Write nothing about Legos or how you liked to take apart and put together the toaster when you were three. For that matter, nothing about how your precociousness led to your being who you are now or what you want to be in the future. That’s all been done to death and even though it may be new to you, it’s still boring and threadbare. Walk away from the shoebox diorama.

No lazy phrases or clichés like “For as long as I can remember…” or “It seems like only yesterday…” or “They said it couldn’t be done but…” Ugh.

If you built latrines in Guatemala last summer or similar, try to focus on the people you helped, not on what you discovered about yourself or your situation. Essays that end with “When I got back to the U.S. I realized how lucky I am,” only make you look like a privileged toff for whom other people are merely subsidiary cast members. If you insist on writing about your good deeds, your reader should hear something about the people you helped.

Presenting “childish innocence” as something to be emulated or re-acquired as an adult means you’ve forgotten that children are whirlwinds of egomania without the ability to reason. Keep it to yourself if you really think that. You’re going to college to grapple with complexity, not one-syllable words linked into doggerel. Faux-innocence is just faux. It makes readers feel like drooling in their oatmeal. Or your oatmeal.
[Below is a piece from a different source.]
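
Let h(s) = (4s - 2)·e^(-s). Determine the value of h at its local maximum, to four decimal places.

h'(s) = 4·e^(-s) + (4s - 2)·(-1)·e^(-s) = (-4s + 6)·e^(-s). Since e^(-s) > 0, the only critical point is s = 3/2.
h''(3/2) has the same sign as -4 < 0, so this is a local maximum.
h(3/2) = (4)·e^(-3/2) ≈ 0.8925.

0.8925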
If you must write about a family member as the person with the most influence on you, be sure it’s not a Disney-fied portrait of a kindly old man/woman uttering pithy wisdom to the apple-cheeked bairn on his/her knee. No one believes you, even if it’s true. It’s really better to choose someone, anyone, from outside your family. Cookie-baking, stern-but-kindly advice-dispensing grandparents simply aren’t credible these days when we know you’ve spent more time with electronic devices than humans.

Surely you’re beyond the point where you have to restate the question in the essay?

If you’re just learning how to construct an essay in order to apply to college, perhaps you should think about taking some time off first.

Learn that “I” is not necessarily the most important word in your essay. In fact, a reader can learn as much or more about you simply by seeing what you think is important enough to write about. Ironically, those who can write well about something besides themselves usually produce more readable essays.

You can be unique, but you can’t be original.

What does the word “essay” mean to you, anyway? Take it beyond the five-paragraph torture rack and see what you can come up with.

It’s always nice to read an essay that shows its writer to be somewhat well-read, either of the news or literature or science or just about anything that indicates you’re engaged in the process of educating yourself.

Don’t be cute.

You can, however, be self-deprecating if you like.

Answer the question asked.

Know the difference between lie/lay, their/they’re/there, two/too/to, lead/led, and so on. Personal pet peeve: The inability to know when to use the past participle as a modifier. (It’s supposed [not “suppose”] to be “iced” tea, not “ice” tea.) Without careful attention to the details, the whole structure can fall down. Oh yes, grammar matters. Crabby’s sorry you were never really taught it in school, but do your best.

Simple Anglo-Saxon words are fine; complex Latinate words are fine, too, just keep it simple. Crabby is aware he’s now showing off a bit. Ask your teacher what he means.

That’s all for now. More will certainly come up sooner or later. Cheers!